Recently published studies report that COVID-19 could be accompanied by acute cardiac injury (defined as blood levels of hypersensitive troponin I above the 99th percentile upper reference limit (>28 pg/mL) or new abnormalities shown on electrocardiography and echocardiography), secondary infection, and sepsis [1,2]. The vegetation of endocarditis is initiated through bacteremia, which then binds and attaches to the damaged endothelium. Thromboplastin, which is secreted by tissue factors in the damaged endothelium, causes platelet aggregation and cleavage of fibrinogen to fibrin. Acute cardiac injury, secondary infections, and sepsis can cause endocarditis [3,4]. In our study, P. aeruginosa was reported in blood culture after the patient was confirmed to have COVID-19. Hence, endocarditis can occur due to complications of COVID-19 accompanied by secondary bacterial infection. Despite improved management, endocarditis remains associated with high mortality and serious complications [3]. Symptomatic neurological complications appear in 15%–30% of endocarditis patients and occur primarily due to embolism from vegetations [4]. Neurologic symptoms most occur often before or during endocarditis diagnosis, but new or recurrent events may occur after endocarditis diagnosis. Clinical presentation is variable and may include multiple symptoms or signs in the same patient. Typically, focal signs are diagnosed due to ischemic stroke.
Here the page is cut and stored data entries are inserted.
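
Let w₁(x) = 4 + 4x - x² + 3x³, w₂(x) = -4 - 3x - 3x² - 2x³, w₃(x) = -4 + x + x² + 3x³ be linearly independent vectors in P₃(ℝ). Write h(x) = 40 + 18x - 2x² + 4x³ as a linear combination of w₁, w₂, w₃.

h = 4w₁ - 2w₂ - 4w₃

Identify each element with its coordinate vector in ℝ⁴ via {1, x, …, x³}.
Solve the system with w₁, w₂, w₃ as columns and h as the right-hand side.
Row-reducing the augmented matrix gives the unique coefficients (a₁, a₂, a₃) = (4, -2, -4).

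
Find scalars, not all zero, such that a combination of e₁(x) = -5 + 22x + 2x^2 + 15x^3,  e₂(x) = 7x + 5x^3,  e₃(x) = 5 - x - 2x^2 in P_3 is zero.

e₁ - 3e₂ + e₃ = 0

Take coordinates with respect to {1, x, …, x^3}.
Write the vectors as columns of a matrix and find a nonzero vector in its null space.
A generator of the null space is (1, -3, 1).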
Further, transient ischemic attack, intracerebral or subarachnoid hemorrhage, brain abscess, meningitis, and toxic encephalopathy can be present, and there is evidence that 35%–60% of patients with endocarditis develop additional silent cerebral embolisms [5].

We believe that this is the first reported case of cerebral infarction caused by endocarditis in a patient with COVID-19. Several complications can result from COVID-19 and acute cerebral infarction can further potentially occur during the course of this disease [1,2,6]. Due to the lack of equipment required for neurological disease assessment and inaccessibility of medical staff in our designated hospital optimized for COVID-19 treatment, it was difficult to perform diagnosis of stroke by physical examination and evaluation. However, it is clear that neurologists have an important role besides respiratory and infectious physicians in the treatment of COVID-19.